Los días pasaban lentos pero seguros. Pensaban que se afirmaban más a la vida.
Los desconciertos, los altos, los bajos, las escaleras chinas y las rayuelas les parecían simplemente necesidades que animaban la existencia.
Una tarde sentada en una vereda pasaron frente a mí, divirtiéndose como adolescentes a la salida del colegio. Su mirada se clavo en mi ser. Me puse nerviosa y el color subió rápido y sin vergüenza a mi rostro. Ellos, los días, se burlaron. Yo recurrí a la famosa técnica de hacerse el tonto o la tonta.
No me funcionó.
Se acercaron a mí.
Me hablaron de prisa, me contaron sus tiempos, sus notas y sus armonías.
Yo sólo quería que se fueran, que no notaran que estaba descansando; que desaparecer fuera una opción.
Pero ellos llegaban sin pedir permiso, simplemente se sentaban junto a mí y me compartían una cerveza y un cigarrillo. En un principio me negaba, después asumí que mi suerte ya estaba echada.
Las charlas eran cada vez más intensas, más penetrantes. Me hacían recordar épocas de mi primera, segundo, tercera, cuarta y actual infancia que había borrado con o sin intención.

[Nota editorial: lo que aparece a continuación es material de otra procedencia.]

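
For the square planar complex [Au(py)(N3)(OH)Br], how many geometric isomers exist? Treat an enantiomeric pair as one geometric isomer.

Working through the distinct placements yields 3 geometric isomers: (Br/OH trans, N3/py trans); (Br/py trans, N3/OH trans); (Br/N3 trans, OH/py trans).

3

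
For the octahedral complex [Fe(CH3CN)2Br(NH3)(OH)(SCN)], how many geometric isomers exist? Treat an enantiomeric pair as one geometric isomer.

9

An octahedron has six vertices in three trans pairs; every non-trans pair is cis.
Placing the ligands in turn and identifying arrangements related by rotation or reflection leaves 9 distinct geometric isomers.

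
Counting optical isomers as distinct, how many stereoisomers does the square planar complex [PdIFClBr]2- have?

The distinct arrangements are (3 in all): (Br/F trans, Cl/I trans); (Br/I trans, Cl/F trans); (Br/Cl trans, F/I trans).
Each arrangement has an internal mirror plane or centre of symmetry, so none is chiral.

3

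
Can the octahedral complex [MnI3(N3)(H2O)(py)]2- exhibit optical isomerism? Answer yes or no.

yes

In an octahedral complex each vertex has one trans partner and four cis neighbours.
Working through the distinct placements yields 4 geometric isomers: I mer (3 arrangements); I fac (chiral).
One of these lacks any improper symmetry element and so occurs as an enantiomeric pair, giving 4 + 1 = 5 stereoisomers in total.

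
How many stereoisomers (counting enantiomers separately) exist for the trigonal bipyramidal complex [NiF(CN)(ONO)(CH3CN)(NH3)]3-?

In a trigonal bipyramid the two axial positions differ from the three equatorial ones.
Exhaustive case analysis gives 10 geometric isomers.
Of these, 10 lack any improper symmetry element and so occur as enantiomeric pairs, giving 10 + 10 = 20 stereoisomers in total.

20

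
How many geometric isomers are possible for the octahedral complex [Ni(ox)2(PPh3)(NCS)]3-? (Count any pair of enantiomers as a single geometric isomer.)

In an octahedral complex each vertex has one trans partner and four cis neighbours.
Each ox is bidentate and must span two cis positions.
Systematic placement gives 2 geometric isomers: PPh3 and NCS mutually trans; PPh3 and NCS mutually cis (chiral).

2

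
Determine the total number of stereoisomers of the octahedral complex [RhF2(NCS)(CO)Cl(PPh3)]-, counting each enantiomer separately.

15

Placing the ligands in turn and identifying arrangements related by rotation or reflection leaves 9 distinct geometric isomers.
Of these, 6 lack any improper symmetry element and so occur as enantiomeric pairs, giving 9 + 6 = 15 stereoisomers in total.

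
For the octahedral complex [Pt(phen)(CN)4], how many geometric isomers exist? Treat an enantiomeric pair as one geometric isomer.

The six octahedral sites form three mutually perpendicular trans pairs.
Each phen is bidentate and must span two cis positions.
Only one geometric arrangement is possible.

1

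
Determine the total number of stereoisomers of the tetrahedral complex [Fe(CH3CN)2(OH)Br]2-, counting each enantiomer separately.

1

All four vertices of a tetrahedron are equivalent and mutually adjacent, so cis/trans isomerism cannot arise.
Only one geometric arrangement is possible.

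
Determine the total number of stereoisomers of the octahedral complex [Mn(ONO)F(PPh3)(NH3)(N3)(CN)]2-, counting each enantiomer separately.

30

In an octahedral complex each vertex has one trans partner and four cis neighbours.
Exhaustive case analysis gives 15 geometric isomers.
Of these, 15 lack any improper symmetry element and so occur as enantiomeric pairs, giving 15 + 15 = 30 stereoisomers in total.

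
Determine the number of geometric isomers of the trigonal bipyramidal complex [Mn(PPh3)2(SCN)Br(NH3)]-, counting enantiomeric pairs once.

Systematic enumeration (placing each ligand type in turn and discarding arrangements equivalent by rotation or reflection) gives 7 geometric isomers.

7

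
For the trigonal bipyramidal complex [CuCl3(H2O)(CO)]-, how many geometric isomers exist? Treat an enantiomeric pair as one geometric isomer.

4

A trigonal bipyramid has two axial and three equatorial sites, which are chemically inequivalent.
Systematic placement gives 4 geometric isomers: H2O equatorial, CO axial; H2O axial, CO axial; H2O equatorial, CO equatorial; H2O axial, CO equatorial.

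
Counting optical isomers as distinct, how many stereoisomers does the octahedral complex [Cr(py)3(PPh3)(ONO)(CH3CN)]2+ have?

5

Systematic placement gives 4 geometric isomers: py mer (3 arrangements); py fac (chiral).
One of these lacks any improper symmetry element and so occurs as an enantiomeric pair, giving 4 + 1 = 5 stereoisomers in total.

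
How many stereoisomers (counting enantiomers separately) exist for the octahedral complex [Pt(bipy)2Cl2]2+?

3

An octahedron has six vertices in three trans pairs; every non-trans pair is cis.
Each bipy is bidentate and must span two cis positions.
There are 2 geometric isomers: Cl trans; Cl cis (chiral).
One of these lacks any improper symmetry element and so occurs as an enantiomeric pair, giving 2 + 1 = 3 stereoisomers in total.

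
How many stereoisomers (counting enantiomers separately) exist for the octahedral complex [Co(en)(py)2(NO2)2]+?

Each en is bidentate and must span two cis positions.
The distinct arrangements are (3 in all): py cis, NO2 trans; py trans, NO2 cis; py cis, NO2 cis (chiral).
One of these lacks any improper symmetry element and so occurs as an enantiomeric pair, giving 3 + 1 = 4 stereoisomers in total.

4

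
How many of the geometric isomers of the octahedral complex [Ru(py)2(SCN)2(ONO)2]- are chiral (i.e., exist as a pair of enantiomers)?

1

The six octahedral sites form three mutually perpendicular trans pairs.
Working through the distinct placements yields 5 geometric isomers: py trans, SCN trans, ONO trans; py cis, SCN cis, ONO trans; py trans, SCN cis, ONO cis; py cis, SCN cis, ONO cis (chiral); py cis, SCN trans, ONO cis.
One of these lacks any improper symmetry element and so occurs as an enantiomeric pair, giving 5 + 1 = 6 stereoisomers in total.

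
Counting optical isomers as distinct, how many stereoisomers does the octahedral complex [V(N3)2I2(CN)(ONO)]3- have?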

Me conocen mucho, pensaba, incluso quizás mejor que yo misma.
Hoy me vinieron a visitar de nuevo. Esta vez fue con una sonrisa diferente. Un gesto amable, un espacio luminoso, un segundo de respiro.
Que divertido fue verlas bailar un cha cha cha para mí; me lo dedicaron y después de la última nota me dijeron: ¡nos vemos por la noche!